Sunday, October 10, is World Mental Health Day in 2021.
NHH flagged it on two occasions. On the day itself, NHHI Friluft invites everyone who wants to travel to Sandviksbatteriet. The next day, the Core Executive (KS) stood in the Mirror Hall and distributed cakes to passers-by.
NHHI Friluft was founded in December 2020, but already has nearly 200 members. Despite yesterday’s slightly awkward turnout, they are happy with their bid.
– Yes, we’re 12 on the way. The rain, putting the brakes on the desire to travel for most people, is understandable, says council member Johannes Elgaaen at NHHI Friluft.
They belong to the category «open association». Here, all NHHers who wish to participate in exchange for a sign-up amount of 150 kroner.

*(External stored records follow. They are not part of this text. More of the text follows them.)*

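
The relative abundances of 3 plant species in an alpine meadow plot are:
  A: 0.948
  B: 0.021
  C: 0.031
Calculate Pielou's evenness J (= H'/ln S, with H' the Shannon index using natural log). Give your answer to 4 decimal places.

0.2179

H' = −Σ pᵢ ln pᵢ = −((-0.050624) + (-0.081128) + (-0.107687)) = 0.239439 (working shown to 6 dp, full precision carried).
With S = 3 species, ln S = 1.098612, so J = 0.239439/1.098612 = 0.217946, i.e. 0.2179 to 4 decimal places.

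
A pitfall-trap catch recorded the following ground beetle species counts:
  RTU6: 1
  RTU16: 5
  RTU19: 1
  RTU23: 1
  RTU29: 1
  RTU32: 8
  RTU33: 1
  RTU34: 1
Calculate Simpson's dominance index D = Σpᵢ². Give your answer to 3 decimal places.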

The motivation behind start-ups
He explained that the motivation behind starting a sports team was to offer NHHere a low threshold offer in which everyone could participate. He himself has been involved since early December 2020.
– We see the need for inclusion and have noticed that people appreciate being able to show up without being interviewed. More and more newly started associations choose to open.
The emergence of open association
Traditionally, the average NHHer has to request a certain amount of admission, if he or she wants to be part of the organized student community at NHH. The selection process is often divided into two, professional and social. This is no longer the case.
– Besides us, there are a number of other people open association which organizes training open to anyone who wants to join.
This year’s theme is pandemic
The sometimes very strict infection control measures have left a mark on the Norwegian population. A National Institute of Public Health study on infection control, quality of life and mental health measures from the winter of 2020, showed that more people had struggled with loneliness and mental illness during this period. Young people and those living alone have the greatest psychological stress, and especially in areas where infection control measures are most widespread.
The student health and well-being survey (SHOT) from April this year, showed that 45 percent of students had a serious mental illness during the pandemic, and female students were twice as likely to seek help for mental illness as boys. .
The Leader of the Welfare Parliament, Helena Haldorsen, explains that their job is to inform students of the offers around them:
– Now society has opened and students meet again lectures, in the reading room or in the student bar, we hope this will help improve the psychosocial life of students. The Welfare Council works to communicate all the good offerings available from mental health care here in Western Norway to our student body. Together we offer everything from study mastery courses, counseling classes, group therapy to psychologist classes. What is important is that students are aware that there are tools they can use when everyday life becomes more difficult.